US May Keep Bases in Syria Despite Ending Support for Rebels
Former CIA and US Army intelligence officer Philip Giraldi says that the United States would wind down or phase out its support for some rebel groups in Syria that had proven militarily useless, but also would still maintain a significant military presence in the country.
The United States will retain its military bases and presence in Syria and continue to militarily support Kurdish forces there despite saying it will end its backing for rebel groups, former CIA and US Army intelligence officer Philip Giraldi told Sputnik.
“The US presence in Syria is not going away,” Giraldi said on Tuesday. “The Turks claim that there are now 13 US bases in the country, some of which appear to be permanent.”
The United States is in a position to stop providing military support to opposition groups in Syria as Daesh terror group is being crushed in the country, White House press secretary Sarah Sanders said during a press briefing on Monday.
However, Giraldi cautioned that the US government was determined to maintain a significant military presence in Syria to ensure it had influence on the negotiations that would end the six-year-long civil war, which has cost an estimated 600,000 lives.
“Washington will stay so it will have a presence at any negotiations that take place to end the civil war,” he said.
The United States would wind down or phase out its support for some rebel groups that had proven militarily useless and that had failed to win any public popular support, Giraldi acknowledged.
However, the move had primarily been taken in response to angry pressure from Turkey, a key US ally in NATO, which has a massive Kurdish minority of between 13 million to 15 million people, or 15 to 20 percent of the total population, Giraldi pointed out.

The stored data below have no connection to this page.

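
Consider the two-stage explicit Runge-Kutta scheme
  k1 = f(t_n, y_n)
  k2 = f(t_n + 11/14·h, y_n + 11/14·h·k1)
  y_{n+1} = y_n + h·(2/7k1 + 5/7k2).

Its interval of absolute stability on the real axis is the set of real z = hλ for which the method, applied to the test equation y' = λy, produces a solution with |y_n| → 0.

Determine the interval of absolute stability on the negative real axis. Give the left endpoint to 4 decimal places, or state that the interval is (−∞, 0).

Test eqn y'=λy, z=hλ:
  k1=λy_n ⇒ h·k1=z·y_n;  k2=λ(1+11/14z)y_n ⇒ h·k2=z(1+11/14z)y_n
  y_{n+1}/y_n = 1 + 2/7z + 5/7z(1+11/14z) = 1 + z + 55/98z²
  ⇒ R(z) = 1 + z + 55/98z².

Find x<0 with |R(x)|<1.
x=-1.1: |R|=0.5791
R=1: x+55/98x²=0 ⇒ x=−98/55=-1.7818; min R=1−1/(4·55/98)=0.5545>−1
Confirm numerically:
  x=-1.556: |R|=0.80280 <1
  x=-1.530: |R|=0.78377 <1
  x=-1.400: |R|=0.70000 <1
  x=-0.980: |R|=0.55900 <1
  x=-2.366: |R|=1.77571 >1
  x=-2.098: |R|=1.37229 >1
  x=-2.054: |R|=1.31376 >1
Interval (-1.7818, 0).

z∈(-1.7818,0).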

“They [United States] are partly serious, but it is largely a response to Turkish pressure to stop arming the Kurdish militias that make up the bulk of the American supported forces in Syria,” he said.
Washington was determined not to abandon the Kurds, who enjoy strong support in Congress and in the US media, Giraldi observed.
“They will seek to find other ways to continue to arm and fund the Kurds without making the Turks crazy,” he said.
The Kurds have felt increasingly isolated since Iraq’s central government launched a military drive against Iraqi Kurdistan across the border from Syria ha after its leader Masoud Barzani held a referendum that in which 90 percent of those voting called for full independence from Baghdad.
Abdulaziz Yunus, who runs foreign affairs for the Syrian Democratic Forces, has revealed to Sputnik that the US and the coalition have never stopped arms supplies, despite earlier reports that President Donald Trump promised Turkish President Recep Tayyip Erdogan to end deliveries to the Syrian Kurds.
Yunus further specified that Washington has sent hundreds of trucks loaded with weaponry from Qamishli, a city in northeastern Syria on the border with Turkey, to Deir ez-Zor, where the SDF is launching a military operation against Daesh.